Parque eólico no RS reacende disputa territorial entre Brasil e Uruguai após quase um século

A construção do Parque Eólico Coxilha Negra, no Rio Grande do Sul, reacendeu uma antiga disputa territorial entre Brasil e Uruguai. A área em questão é conhecida como Rincão de Artigas. Segundo o governo brasileiro, ela pertence ao município de Santana do Livramento (RS). Entretanto, o Uruguai voltou a contestar a soberania brasileira sobre o território, que possui pouco mais de 200 km².

Embora o impasse remonte a quase 100 anos, a instalação da usina reacendeu o debate. A área, com formato triangular e baixa densidade populacional, foi classificada como contestada pelo Ministério das Relações Exteriores do Uruguai em nota divulgada neste mês.

Entenda a origem da disputa entre Brasil e Uruguai

Brasil e Uruguai assinaram um tratado de delimitação de fronteiras em 1851, após o reconhecimento da independência uruguaia. A linha divisória foi traçada com base em arroios e marcos naturais, como os rios Invernada e Moirões.

Contudo, em 1933, durante trabalhos de manutenção na fronteira, um coronel uruguaio questionou a localização dos marcos. Segundo ele, houve erro de interpretação ao demarcar a área do Rincão de Artigas. Um geógrafo do país vizinho confirmou a hipótese após novos estudos. Assim sendo, em 1934 o Uruguai solicitou ao Brasil a revisão dos limites.

De acordo com o engenheiro cartográfico Wilson Krukoski, o governo brasileiro recusou a proposta. Afirmou que, ao longo de 78 anos, jamais havia surgido dúvida quanto à interpretação do tratado. Ainda assim, o Uruguai passou a tratar a área como território em disputa.

Incidentes diplomáticos e tensões pontuais

A controvérsia voltou a ganhar força em 1985, quando o Brasil construiu a Vila Thomaz Albornoz na área contestada. Como resultado, o governo uruguaio enviou uma nota de protesto. Em resposta, o Brasil reafirmou a validade do tratado original e descartou qualquer revisão. Em 1989, outra nota foi enviada, classificando a tentativa de modificação do tratado como um “atentado à estabilidade territorial”.

Apesar dos episódios, a relação diplomática entre os países permaneceu estável ao longo das décadas.

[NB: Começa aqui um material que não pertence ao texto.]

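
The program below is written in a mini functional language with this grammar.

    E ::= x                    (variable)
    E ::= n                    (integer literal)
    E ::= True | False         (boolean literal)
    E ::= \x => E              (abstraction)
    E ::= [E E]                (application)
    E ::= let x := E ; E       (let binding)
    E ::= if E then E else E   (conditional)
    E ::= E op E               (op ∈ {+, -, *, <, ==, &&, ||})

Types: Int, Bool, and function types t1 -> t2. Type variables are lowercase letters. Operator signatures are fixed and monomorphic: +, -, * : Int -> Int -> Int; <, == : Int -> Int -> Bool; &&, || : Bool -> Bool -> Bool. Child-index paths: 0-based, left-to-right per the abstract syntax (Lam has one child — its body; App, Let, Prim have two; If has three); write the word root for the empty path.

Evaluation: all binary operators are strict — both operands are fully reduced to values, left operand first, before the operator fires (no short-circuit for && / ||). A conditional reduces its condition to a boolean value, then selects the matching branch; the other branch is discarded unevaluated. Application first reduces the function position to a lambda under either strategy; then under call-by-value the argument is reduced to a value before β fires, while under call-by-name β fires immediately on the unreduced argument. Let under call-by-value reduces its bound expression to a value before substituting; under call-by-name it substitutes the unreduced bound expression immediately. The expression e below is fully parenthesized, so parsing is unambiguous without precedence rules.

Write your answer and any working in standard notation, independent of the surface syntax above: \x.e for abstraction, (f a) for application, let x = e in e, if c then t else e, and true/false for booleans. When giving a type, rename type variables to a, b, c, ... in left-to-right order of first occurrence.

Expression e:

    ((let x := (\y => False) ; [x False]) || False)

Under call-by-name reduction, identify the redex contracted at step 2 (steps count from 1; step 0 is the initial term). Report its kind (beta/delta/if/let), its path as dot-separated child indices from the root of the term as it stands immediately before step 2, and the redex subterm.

Trace:
step 0: ((let x = (\y.false) in (x false)) || false)
step 1: [let@0] (((\y.false) false) || false)
step 2: [beta@0] (false || false)

Answer: beta at 0 : ((\y.false) false)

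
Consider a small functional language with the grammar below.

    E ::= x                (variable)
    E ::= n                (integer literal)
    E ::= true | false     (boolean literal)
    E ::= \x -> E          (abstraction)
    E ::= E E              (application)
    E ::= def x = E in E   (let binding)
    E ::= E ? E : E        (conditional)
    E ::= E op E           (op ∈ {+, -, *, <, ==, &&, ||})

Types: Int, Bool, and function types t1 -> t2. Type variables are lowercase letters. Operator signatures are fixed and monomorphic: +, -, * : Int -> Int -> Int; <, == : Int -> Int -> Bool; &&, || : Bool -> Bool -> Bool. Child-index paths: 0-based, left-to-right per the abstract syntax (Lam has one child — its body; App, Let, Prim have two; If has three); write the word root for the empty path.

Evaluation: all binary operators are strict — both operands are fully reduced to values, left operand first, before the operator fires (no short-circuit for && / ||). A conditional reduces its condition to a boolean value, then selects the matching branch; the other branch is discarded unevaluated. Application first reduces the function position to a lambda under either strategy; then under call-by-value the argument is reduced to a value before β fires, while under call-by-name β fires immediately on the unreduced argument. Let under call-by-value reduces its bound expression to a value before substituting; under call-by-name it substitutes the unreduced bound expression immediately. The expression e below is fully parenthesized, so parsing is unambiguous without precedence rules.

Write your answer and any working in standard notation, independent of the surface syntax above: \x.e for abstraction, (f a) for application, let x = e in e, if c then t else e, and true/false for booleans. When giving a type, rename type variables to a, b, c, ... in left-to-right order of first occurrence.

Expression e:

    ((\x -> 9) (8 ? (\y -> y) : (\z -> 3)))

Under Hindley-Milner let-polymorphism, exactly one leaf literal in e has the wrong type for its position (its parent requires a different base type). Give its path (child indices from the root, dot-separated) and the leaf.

Trace:
\x._ : a -> Int
  unify Int ~ Bool
  FAIL: mismatch Int ~ Bool

Answer: 1.0 : 8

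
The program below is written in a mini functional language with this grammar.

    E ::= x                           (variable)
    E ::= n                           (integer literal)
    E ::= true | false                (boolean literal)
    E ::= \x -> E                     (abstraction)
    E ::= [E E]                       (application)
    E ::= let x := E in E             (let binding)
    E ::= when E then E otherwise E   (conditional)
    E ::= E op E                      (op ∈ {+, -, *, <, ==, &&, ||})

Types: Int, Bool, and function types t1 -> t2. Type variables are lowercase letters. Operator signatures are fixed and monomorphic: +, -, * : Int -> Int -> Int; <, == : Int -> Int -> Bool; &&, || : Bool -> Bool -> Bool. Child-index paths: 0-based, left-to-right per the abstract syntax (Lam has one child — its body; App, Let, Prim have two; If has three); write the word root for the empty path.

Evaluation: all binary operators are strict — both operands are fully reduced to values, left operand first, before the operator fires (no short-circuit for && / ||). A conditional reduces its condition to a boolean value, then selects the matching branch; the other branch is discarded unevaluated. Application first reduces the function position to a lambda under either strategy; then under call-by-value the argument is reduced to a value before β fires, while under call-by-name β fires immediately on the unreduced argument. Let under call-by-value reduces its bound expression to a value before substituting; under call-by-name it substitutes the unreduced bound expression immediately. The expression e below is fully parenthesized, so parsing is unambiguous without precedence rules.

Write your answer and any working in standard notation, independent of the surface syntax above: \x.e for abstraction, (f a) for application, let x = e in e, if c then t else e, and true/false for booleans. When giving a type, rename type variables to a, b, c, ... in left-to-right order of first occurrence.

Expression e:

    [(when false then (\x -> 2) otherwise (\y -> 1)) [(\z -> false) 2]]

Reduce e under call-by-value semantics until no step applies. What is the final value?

Answer: 1

Trace:
step 0: ((if false then (\x.2) else (\y.1)) ((\z.false) 2))
step 1: [if@0] ((\y.1) ((\z.false) 2))
step 2: [beta@1] ((\y.1) false)
step 3: [beta@root] 1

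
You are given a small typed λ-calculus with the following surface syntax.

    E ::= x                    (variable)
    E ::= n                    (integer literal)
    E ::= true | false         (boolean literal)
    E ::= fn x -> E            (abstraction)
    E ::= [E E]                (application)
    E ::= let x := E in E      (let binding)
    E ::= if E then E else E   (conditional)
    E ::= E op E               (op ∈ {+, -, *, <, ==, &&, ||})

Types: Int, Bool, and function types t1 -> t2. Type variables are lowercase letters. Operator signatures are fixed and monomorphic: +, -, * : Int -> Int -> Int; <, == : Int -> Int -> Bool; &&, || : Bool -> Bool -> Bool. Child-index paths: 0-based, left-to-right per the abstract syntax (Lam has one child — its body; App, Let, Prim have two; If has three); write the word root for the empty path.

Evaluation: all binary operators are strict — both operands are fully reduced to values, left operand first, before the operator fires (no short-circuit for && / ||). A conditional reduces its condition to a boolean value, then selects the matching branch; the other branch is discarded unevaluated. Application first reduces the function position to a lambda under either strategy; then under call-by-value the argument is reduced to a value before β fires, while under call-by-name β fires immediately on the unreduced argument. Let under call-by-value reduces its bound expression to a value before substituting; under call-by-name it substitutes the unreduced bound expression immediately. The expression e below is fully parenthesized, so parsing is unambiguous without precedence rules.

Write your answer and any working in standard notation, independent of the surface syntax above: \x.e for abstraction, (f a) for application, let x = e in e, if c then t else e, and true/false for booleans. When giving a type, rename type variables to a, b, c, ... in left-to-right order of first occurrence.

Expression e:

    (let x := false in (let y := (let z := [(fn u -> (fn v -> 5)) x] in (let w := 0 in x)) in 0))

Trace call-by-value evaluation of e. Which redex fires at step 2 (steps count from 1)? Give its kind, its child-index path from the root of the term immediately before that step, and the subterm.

Answer: beta at 0.0 : ((\u.(\v.5)) false)

Derivation:
step 0: (let x = false in (let y = (let z = ((\u.(\v.5)) x) in (let w = 0 in x)) in 0))
step 1: [let@root] (let y = (let z = ((\u.(\v.5)) false) in (let w = 0 in false)) in 0)
step 2: [beta@0.0] (let y = (let z = (\v.5) in (let w = 0 in false)) in 0)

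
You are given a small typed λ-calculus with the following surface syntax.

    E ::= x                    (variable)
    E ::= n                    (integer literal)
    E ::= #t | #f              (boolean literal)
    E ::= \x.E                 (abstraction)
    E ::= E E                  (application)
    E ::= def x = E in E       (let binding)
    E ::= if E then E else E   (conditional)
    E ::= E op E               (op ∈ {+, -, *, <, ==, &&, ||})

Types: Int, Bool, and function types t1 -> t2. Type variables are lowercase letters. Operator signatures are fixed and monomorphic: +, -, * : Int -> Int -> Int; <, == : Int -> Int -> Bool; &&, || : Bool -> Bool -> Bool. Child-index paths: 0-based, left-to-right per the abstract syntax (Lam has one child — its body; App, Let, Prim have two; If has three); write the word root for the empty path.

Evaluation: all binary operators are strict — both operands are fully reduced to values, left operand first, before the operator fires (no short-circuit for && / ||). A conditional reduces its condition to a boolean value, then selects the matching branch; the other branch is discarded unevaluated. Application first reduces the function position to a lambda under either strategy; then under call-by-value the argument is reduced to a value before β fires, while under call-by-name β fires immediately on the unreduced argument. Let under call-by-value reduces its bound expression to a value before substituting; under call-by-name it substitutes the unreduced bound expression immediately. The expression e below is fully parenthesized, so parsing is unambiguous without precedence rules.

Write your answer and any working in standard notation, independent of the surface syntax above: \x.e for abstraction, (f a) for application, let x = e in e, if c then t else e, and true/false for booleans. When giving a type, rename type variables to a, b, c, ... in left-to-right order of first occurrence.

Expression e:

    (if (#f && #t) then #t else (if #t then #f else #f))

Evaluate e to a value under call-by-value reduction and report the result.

Answer: false

Derivation:
step 0: (if (false && true) then true else (if true then false else false))
step 1: [delta@0] (if false then true else (if true then false else false))
step 2: [if@root] (if true then false else false)
step 3: [if@root] false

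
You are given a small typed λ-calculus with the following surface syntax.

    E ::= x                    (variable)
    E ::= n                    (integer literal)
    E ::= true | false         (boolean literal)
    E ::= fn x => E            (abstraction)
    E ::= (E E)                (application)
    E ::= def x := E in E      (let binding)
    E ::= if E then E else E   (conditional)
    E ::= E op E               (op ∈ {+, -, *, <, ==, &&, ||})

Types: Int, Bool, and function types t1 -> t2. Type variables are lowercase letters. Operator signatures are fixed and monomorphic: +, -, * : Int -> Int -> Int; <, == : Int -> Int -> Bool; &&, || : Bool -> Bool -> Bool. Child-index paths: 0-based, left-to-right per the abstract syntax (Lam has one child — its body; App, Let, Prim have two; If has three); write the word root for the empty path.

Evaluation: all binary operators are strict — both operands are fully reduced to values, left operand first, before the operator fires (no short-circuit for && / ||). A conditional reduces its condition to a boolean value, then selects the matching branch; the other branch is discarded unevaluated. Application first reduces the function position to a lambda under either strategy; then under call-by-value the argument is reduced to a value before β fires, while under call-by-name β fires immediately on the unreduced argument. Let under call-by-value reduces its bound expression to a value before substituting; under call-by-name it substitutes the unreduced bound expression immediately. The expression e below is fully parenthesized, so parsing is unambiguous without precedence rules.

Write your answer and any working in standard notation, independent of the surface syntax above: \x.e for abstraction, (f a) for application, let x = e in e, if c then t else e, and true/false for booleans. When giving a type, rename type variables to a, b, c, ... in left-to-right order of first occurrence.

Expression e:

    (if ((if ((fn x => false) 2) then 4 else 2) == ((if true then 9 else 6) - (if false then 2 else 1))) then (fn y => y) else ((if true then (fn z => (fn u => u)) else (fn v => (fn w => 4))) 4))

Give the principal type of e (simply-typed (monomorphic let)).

Derivation:
\x._ : a -> Bool
  unify a -> Bool ~ Int -> b
  unify a ~ Int
  unify Bool ~ b
_ _ : Bool
  unify Bool ~ Bool
  unify Int ~ Int
  unify Int ~ Int
  unify Bool ~ Bool
  unify Int ~ Int
  unify Int ~ Int
  unify Bool ~ Bool
  unify Int ~ Int
  unify Int ~ Int
  unify Int ~ Int
  unify Bool ~ Bool
y : c
\y._ : c -> c
  unify Bool ~ Bool
u : e
\u._ : e -> e
\z._ : d -> e -> e
\w._ : g -> Int
\v._ : f -> g -> Int
  unify d -> e -> e ~ f -> g -> Int
  unify d ~ f
  unify e -> e ~ g -> Int
  unify e ~ g
  unify g ~ Int
  unify f -> Int -> Int ~ Int -> h
  unify f ~ Int
  unify Int -> Int ~ h
_ _ : Int -> Int
  unify c -> c ~ Int -> Int
  unify c ~ Int
  unify Int ~ Int

Answer: Int -> Int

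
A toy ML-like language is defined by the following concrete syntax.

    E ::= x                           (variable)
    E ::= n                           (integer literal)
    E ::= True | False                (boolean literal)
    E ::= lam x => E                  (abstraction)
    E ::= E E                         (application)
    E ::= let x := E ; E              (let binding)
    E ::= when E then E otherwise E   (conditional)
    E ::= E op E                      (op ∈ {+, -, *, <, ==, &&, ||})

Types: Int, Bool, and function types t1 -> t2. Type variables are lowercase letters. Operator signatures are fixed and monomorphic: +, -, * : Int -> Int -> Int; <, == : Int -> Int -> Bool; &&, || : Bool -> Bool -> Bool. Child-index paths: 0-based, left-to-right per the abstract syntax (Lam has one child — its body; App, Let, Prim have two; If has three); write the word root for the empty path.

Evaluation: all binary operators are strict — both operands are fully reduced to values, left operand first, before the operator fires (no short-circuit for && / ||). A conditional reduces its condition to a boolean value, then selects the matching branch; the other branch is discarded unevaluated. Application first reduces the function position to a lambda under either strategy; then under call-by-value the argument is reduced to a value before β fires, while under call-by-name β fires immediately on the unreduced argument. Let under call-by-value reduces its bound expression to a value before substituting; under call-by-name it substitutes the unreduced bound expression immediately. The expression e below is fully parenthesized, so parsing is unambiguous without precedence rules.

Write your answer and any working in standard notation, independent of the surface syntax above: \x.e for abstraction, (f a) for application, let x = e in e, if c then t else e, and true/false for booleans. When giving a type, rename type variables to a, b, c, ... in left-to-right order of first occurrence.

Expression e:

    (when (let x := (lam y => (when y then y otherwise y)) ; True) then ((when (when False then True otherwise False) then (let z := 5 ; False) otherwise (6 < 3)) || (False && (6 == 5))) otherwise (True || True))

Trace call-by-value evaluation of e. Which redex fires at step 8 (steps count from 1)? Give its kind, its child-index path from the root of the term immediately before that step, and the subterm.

Working:
step 0: (if (let x = (\y.(if y then y else y)) in true) then ((if (if false then true else false) then (let z = 5 in false) else (6 < 3)) || (false && (6 == 5))) else (true || true))
step 1: [let@0] (if true then ((if (if false then true else false) then (let z = 5 in false) else (6 < 3)) || (false && (6 == 5))) else (true || true))
step 2: [if@root] ((if (if false then true else false) then (let z = 5 in false) else (6 < 3)) || (false && (6 == 5)))
step 3: [if@0.0] ((if false then (let z = 5 in false) else (6 < 3)) || (false && (6 == 5)))
step 4: [if@0] ((6 < 3) || (false && (6 == 5)))
step 5: [delta@0] (false || (false && (6 == 5)))
step 6: [delta@1.1] (false || (false && false))
step 7: [delta@1] (false || false)
step 8: [delta@root] false

Answer: delta at root : (false || false)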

Novo episódio: o papel do parque eólico

A mais recente controvérsia teve início em junho deste ano. Na ocasião, a chancelaria uruguaia publicou um comunicado nas redes sociais e em nota oficial. O texto dizia que o Brasil não havia informado sobre a construção da usina no local disputado. O governo uruguaio reforçou que a obra não representava reconhecimento da soberania brasileira sobre o território.

Ademais, o Uruguai solicitou que o diálogo diplomático fosse retomado, em nome da equidade e da irmandade entre os povos. Até o momento, o Itamaraty não respondeu oficialmente ao comunicado.

Usina e investimentos em energia limpa

O Parque Eólico Coxilha Negra começou a ser construído em 2022 e entrou em operação em julho de 2024. O investimento foi de R$ 2,4 bilhões. Segundo a Eletrobras, a usina tem capacidade para abastecer cerca de 1,5 milhão de pessoas.

Com 72 turbinas de 125 metros de altura, o parque envia energia ao Sistema Interligado Nacional. Conforme a empresa, trata-se de um avanço no compromisso com fontes sustentáveis.

Disputas paralelas e cenário atual

Além do Rincão de Artigas, há divergência entre Brasil e Uruguai sobre a Ilha Brasileira, também localizada na fronteira. Contudo, em ambos os casos, os dois países têm mantido um relacionamento diplomático cordial.

Embora a nova nota uruguaia tenha sido firme, ela foi redigida em tom respeitoso. O texto expressa o desejo de encontrar soluções em fóruns apropriados, baseando-se em justiça e cooperação.